|Book Review: The Second Century|
The Second Century: Reconnecting Customer and Value Chain through Build-to-Order: Moving beyond Mass and Lean Production in the Auto Industry
Written by: Matthias Holweg and Frits K. Pil. Cambridge, MA: MIT Press, 2004. 232 pages.
To the casual observer, The Second Century appears to be a scholarly study confined to cyclical supply chain issues of the auto industry. Further examination reveals complex lessons in system dynamics. The Second Century was not written for individuals who are looking for a quick fix; rather, it is intended for strategic planners entrusted with optimizing interdependent, dynamic systems. “Those who believe that volume and efficiency drive profitability have only to look at the industry's current state. Factory efficiency is at an all-time high while industry-wide profitability is poor at best” (p. 67). This summary is typical of the conclusions presented in The Second Century.
The Second Century does not address automotive design, portfolio, or platform issues. It does not suggest marketing strategies or tactics. It is not written for project management professionals. It is not a sequel to the 1990s book, The Machine that Changed the World (Womack, 1990). Instead, it addresses systemic views that “may require sacrificing some local optimization to enhance system-wide performance” (p. 3). Thus, it addresses topics such as outsourcing, colocation, and “new entrants” in the context of a system having legacy issues that span a century.
The Second Century contrasts two automotive industry supply chain strategies: forecast-based business models and build-to-order business models. A forecast-based environment uses annualized historic data and projections to create a production plan to build cars with a particular configuration such as a dark green, four-door car with air conditioning and certain other options. It passes thousands of parameters to multiple first-tier and second-tier suppliers to have the required parts available for manufacturing at a specific factory at a specific time. Such a system is rather rigid, but it does produce these dark green cars with great efficiency. A forecast-based system can be characterized as a push system. If the weekly inventory of dark green cars is too great, manufacturers use a combination of incentives to dispose of the excess inventory. To offset the reduced profit, suppliers receive requests to produce future components at lower prices.
In a build-to-order business model, an order triggers all of the parts for the dark green car and schedules a build date when an actual customer requests that exact configuration. This pull approach demands a supply chain that is very flexible. To deliver a specific car to a specific customer in an acceptable amount of time at an acceptable cost, the system (including ordering, logistics, and transportation) must work synergistically. Influences of both strategies are evident at all major car companies. In general, higher priced cars have a greater percentage of deliveries from build-to-order processes.

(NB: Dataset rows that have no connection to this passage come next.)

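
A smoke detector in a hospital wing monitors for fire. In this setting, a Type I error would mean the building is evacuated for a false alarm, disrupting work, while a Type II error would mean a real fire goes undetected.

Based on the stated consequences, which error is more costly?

Type II error

The Type II consequence (a real fire goes undetected) is more severe than the Type I consequence (the building is evacuated for a false alarm, disrupting work).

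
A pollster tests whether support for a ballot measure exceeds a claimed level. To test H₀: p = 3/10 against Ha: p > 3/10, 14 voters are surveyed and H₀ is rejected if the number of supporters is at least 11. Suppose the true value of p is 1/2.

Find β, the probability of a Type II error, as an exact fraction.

7957/8192

Under the alternative p = 1/2, S ~ Binomial(14, 1/2); β is the probability the test does not reject, P(S < 11).
Adding the binomial probabilities P(S=0)+…+P(S=10) at p = 1/2 gives 7957/8192.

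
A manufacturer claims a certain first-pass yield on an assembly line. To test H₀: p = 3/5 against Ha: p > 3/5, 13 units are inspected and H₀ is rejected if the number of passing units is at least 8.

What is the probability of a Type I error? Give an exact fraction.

701167509/1220703125

α = P(reject H₀ | H₀ true) = P(X ≥ 8 | p = 3/5), with X ~ Binomial(13, 3/5).
P(X ≥ 8) = Σ_{j=8}^{13} C(13,j)·(3/5)^j·(2/5)^{13-j} = 701167509/1220703125.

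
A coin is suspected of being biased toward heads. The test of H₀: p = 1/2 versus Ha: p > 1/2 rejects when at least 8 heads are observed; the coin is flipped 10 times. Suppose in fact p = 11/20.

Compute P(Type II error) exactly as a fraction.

2305127290491/2560000000000

Under the alternative p = 11/20, K ~ Binomial(10, 11/20); β is the probability the test does not reject, P(K < 8).
Summing C(10,j)·(11/20)^j·(9/20)^{10-j} for j = 0..7 gives 2305127290491/2560000000000.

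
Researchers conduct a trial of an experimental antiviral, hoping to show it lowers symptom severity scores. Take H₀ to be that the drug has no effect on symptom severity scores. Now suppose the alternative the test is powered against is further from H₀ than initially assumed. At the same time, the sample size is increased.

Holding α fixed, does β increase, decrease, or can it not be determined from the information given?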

Those familiar with the “Beer Game” [a logistics game and management simulator developed at MIT in the early 1960s and popularized in business books (Senge, 1990)] or the “bull whip effect” will predict that disparities will arise between supply and demand when there are multiple feedback loops, nonlinearities, and lags in the system. The dealer will not be too surprised when a potential customer arrives requesting a dark green, four-door car with air conditioning that this configuration is not available immediately. This configuration either is sold out (because it is a very popular configuration this month) or never was ordered (because it was expected to be an unpopular configuration this year).

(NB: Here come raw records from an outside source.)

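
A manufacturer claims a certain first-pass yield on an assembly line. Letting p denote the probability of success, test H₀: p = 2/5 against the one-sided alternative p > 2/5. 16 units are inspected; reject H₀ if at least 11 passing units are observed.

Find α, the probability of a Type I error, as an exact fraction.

2920824832/152587890625

Under H₀, K ~ Binomial(16, 2/5), and α = P(K ≥ 11).
Summing C(16,j)(2/5)^j(3/5)^{16−j} for j = 11,…,16 gives 2920824832/152587890625.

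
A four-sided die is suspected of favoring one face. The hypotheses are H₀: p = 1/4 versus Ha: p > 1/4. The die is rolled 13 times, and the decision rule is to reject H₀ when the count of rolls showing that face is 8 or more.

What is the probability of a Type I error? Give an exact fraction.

Under H₀, Y ~ Binomial(13, 1/4), and α = P(Y ≥ 8).
P(Y ≥ 8) = Σ_{j=8}^{13} C(13,j)·(1/4)^j·(3/4)^{13-j} = 23695/4194304.

23695/4194304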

Although it is a common perception that the disparate systems of dealers, manufacturers, and first- and second-tier suppliers can be synchronized using e-commerce exchanges, the authors state that “although we believe that [information technology] IT in theory can certainly enable a build-to-order system at some point, it is more of an inhibitor right now” (p. 106). Legacy issues that have cultural and technological origins prohibit quick-fix solutions.
Matthias Holweg and Fritz Pil strongly imply that forecast-based business models have produced a large inventory (approximately 60 days) that is a suboptimal mix (p. 85). To reduce inventory, General Motors provided an average financial incentive of US$3855 per car in October 2002 (p. 90). This reduced the profit from vehicles sold and introduced skewed data into the production forecast, further exacerbating the problem.

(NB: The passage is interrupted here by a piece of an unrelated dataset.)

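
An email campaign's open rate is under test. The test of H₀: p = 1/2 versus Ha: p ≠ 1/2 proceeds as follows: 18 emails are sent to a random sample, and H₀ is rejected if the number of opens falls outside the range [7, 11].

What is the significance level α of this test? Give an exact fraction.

Under H₀, K ~ Binomial(18, 1/2); α is the probability of landing in either tail, P(K ≤ 6) + P(K ≥ 12).
By symmetry, α = 2·P(K ≤ 6) = 2·(1 + 18 + 153 + 816 + 3060 + 8568 + 18564)/262144 = 62360/262144 = 7795/32768.

7795/32768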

Once they specify a configuration and the subassemblies are available, most manufacturers can build a car in about one day. “Because factory efficiency has been the target of so many improvement efforts, it would seem that very little change is required to provide the needed flexibility. But the value grid is complex, and the secret of flexible factories, as it turns out, rests not in robots and fancy computer systems but in how the factory manages and organizes its work” (p. 127). The authors prefer the phrase “value grid” instead of the more common phrase “value chain,” which implies sequential relationships.
In chapters 9–15, Holweg and Pil explore the three dimensions of responsiveness: process, product, and volume. These are “prerequisites to implementing any build-to-order system” (p. 211). They cite Dell Computer and Alcoa as companies that are paragons of responsiveness. These chapters suggest exploring specific topics to improve responsiveness. These include ordering patterns, slotting demand, visibility, online sales, workforce organization, compensation, capacity use, and automation.
Because corporate success requires a customer focus, value migrates to companies that satisfy changing customer priorities quickly. A key insight for innovators and developers is that “companies seem to have forgotten that profitability comes, not from optimizing cost, but from building the right product at the right time” (p. 2).